7. Branches and offices of foreign banks and other entities—treated as nondepository financial institutions. A Federal agency, State-licensed agency, State-licensed uninsured branch of a foreign bank, commercial lending company owned or controlled by a foreign bank, or entity operating under section 25 or 25A of the Federal Reserve Act, 12 U.S.C. 601 and 611 (Edge Act and agreement corporations) may not meet the definition of “bank” under the Federal Deposit Insurance Act and may thereby fail to satisfy the definition of a depository financial institution under § 1003.2(g)(1). An entity is nonetheless a financial institution if it meets the definition of nondepository financial institution under § 1003.2(g)(2).
Section 1003.3—Exempt Institutions and Excluded and Partially Exempt Transactions
3(c) Excluded Transactions
Paragraph 3(c)(11)
1. General. Section 1003.3(c)(11) provides that a closed-end mortgage loan is an excluded transaction if a financial institution originated fewer than 25 closed-end mortgage loans in either of the two preceding calendar years. For example, assume that a bank is a financial institution in 2018 under § 1003.2(g) because it originated 600 open-end lines of credit in 2016, 650 open-end lines of credit in 2017, and met all of the other requirements under § 1003.2(g)(1). Also assume that the bank originated 10 and 20 closed-end mortgage loans in 2016 and 2017, respectively. The open-end lines of credit that the bank originated or purchased, or for which it received applications, during 2018 are covered loans and must be reported, unless they otherwise are excluded transactions under § 1003.3(c). However, the closed-end mortgage loans that the bank originated or purchased, or for which it received applications, during 2018 are excluded transactions under § 1003.3(c)(11) and need not be reported. See comments 4(a)-2 through -4 for guidance about the activities that constitute an origination.

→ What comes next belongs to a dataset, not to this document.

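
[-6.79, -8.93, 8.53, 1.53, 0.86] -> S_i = Random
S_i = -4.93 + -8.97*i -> [-4.93, -13.9, -22.87, -31.84, -40.81]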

2. Optional reporting. A financial institution may report applications for, originations of, or purchases of closed-end mortgage loans that are excluded transactions because the financial institution originated fewer than 25 closed-end mortgage loans in either of the two preceding calendar years. However, a financial institution that chooses to report such excluded applications for, originations of, or purchases of closed-end mortgage loans must report all such applications for closed-end mortgage loans that it receives, closed-end mortgage loans that it originates, and closed-end mortgage loans that it purchases that otherwise would be covered loans for a given calendar year. Note that applications which remain pending at the end of a calendar year are not reported, as described in comment 4(a)(8)(i)-14.
Rohit Chopra,
Director, Consumer Financial Protection Bureau.